This might be a simple question, but bugged me the whole afternoon.
I was trying to use a pretained m2m 12B model for language processing task (44G model file). I have 8 Tesla-V100 GPU cards, each of which has 32GB graphics memory. The program OOMed at:
model = M2M100ForConditionalGeneration.from_pretrained("facebook/m2m100-12B-avg-5-ckpt")
Error being:
RuntimeError: CUDA out of memory. Tried to allocate 256.00 MiB (GPU 0; 31.75 GiB total capacity; 30.49 GiB already allocated; 177.75 MiB free; 30.50 GiB reserved in total by PyTorch) If reserved memory is >> allocated memory try setting max_split_size_mb to avoid fragmentation. See documentation for Memory Management and PYTORCH_CUDA_ALLOC_CONF
I know the problem is one single GPU card’s memory is not big enough to load the whole model, but how can I leverage all my 8 cards memory to load the model and do predictions/generations? There must be someway to do this, otherwise if we have models that 's really huge, we eventually can’t have a GPU card with enough memory to load the model. I would really appreciate if someone can point me some directions or show me the path. Thanks in advance!

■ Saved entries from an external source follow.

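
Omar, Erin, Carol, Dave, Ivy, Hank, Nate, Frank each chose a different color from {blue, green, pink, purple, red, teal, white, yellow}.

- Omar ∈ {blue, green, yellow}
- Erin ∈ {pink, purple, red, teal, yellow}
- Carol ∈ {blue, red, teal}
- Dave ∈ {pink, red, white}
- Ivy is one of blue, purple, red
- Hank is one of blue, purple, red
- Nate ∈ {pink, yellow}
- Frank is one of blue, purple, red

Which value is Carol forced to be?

The 8 variables draw from only 8 values {blue, green, pink, purple, red, teal, white, yellow}, so each is used; only Omar can be green, hence Omar = green.
The 7 still-open variables together cover exactly {blue, pink, purple, red, teal, white, yellow} — 7 values for 7 variables — and white appears only in Dave's list, so Dave = white.
The 3 variables Ivy, Hank, Frank are confined to {blue, purple, red}, which locks those values in; drop them from Erin, Carol.
So Carol = teal.

teal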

Thanks for the info, I was able to locate these techniques, but my experiment doesn’t show great improvement. Let me keep digging and see what happens.
Hi @jasonme ,
Did you manage to solve the issue? My understanding is that data parallelism (links posted by @cog ) is not useful in your case because what you’re trying to do is model parallelism, i.e. splitting the same model across multiple GPUs, whereas data parallelism distributes the data across multiple GPUs to speed up training, but each GPU still needs to be big enough to load the whole model, which is not the case for you.
I have the same issue, please let me know if you managed to find a solution
Below is a fully working example for me to load code llama into multiple GPUs.
from transformers import pipeline
from transformers import AutoModelForCausalLM, AutoTokenizer, AutoConfig
import time
import torch
from accelerate import init_empty_weights, load_checkpoint_and_dispatch
t1= time.perf_counter()
tokenizer = AutoTokenizer.from_pretrained("codellama/CodeLlama-34b-Instruct-hf")
model = AutoModelForCausalLM.from_pretrained("codellama/CodeLlama-34b-Instruct-hf", device_map="auto")
t2= time.perf_counter()
print(f"Loading tokenizer and model: took {t2-t1} seconds to execute.")
# Create a pipeline
code_generator = pipeline('text-generation', model=model, tokenizer=tokenizer)
t3= time.perf_counter()
print(f"Creating piepline: took {t3-t2} seconds to execute.")
# Generate code for an input string
while True:
print("\n=========Please type in your question=========================\n")
user_content = input("\nQuestion: ") # User question
user_content.strip()
t1= time.perf_counter()
generated_code = code_generator(user_content, max_length=256)[0]['generated_text']
t2= time.perf_counter()
print(f"Inferencing using the model: took {t2-t1} seconds to execute.")
print(generated_code)
Firstly, I would like to know this loading method can also be applied for a large language model with 13B params with 3 shards (including 3 *.bin pre-trained model files with around 26GB in total)?
Or I need to merge all shards into a single file before loading to multiple GPUs?
Secondly, if multiple shards of the pre-trained model does not matter, is it possible for a pre-trained LLM-13B (26GB) and an embedding model (3GB) can be loaded in 2 GPU 4090 (each GPU with 24GB VRAM)?
In fact, I intend to build a desktop with 2 Geforce RTX 4090 installed in the motherboard and the exact LLM I use is Baichuan2-13B-Chat (baichuan-inc/Baichuan2-13B-Chat · Hugging Face). Thus, I need to check carefully before buying that.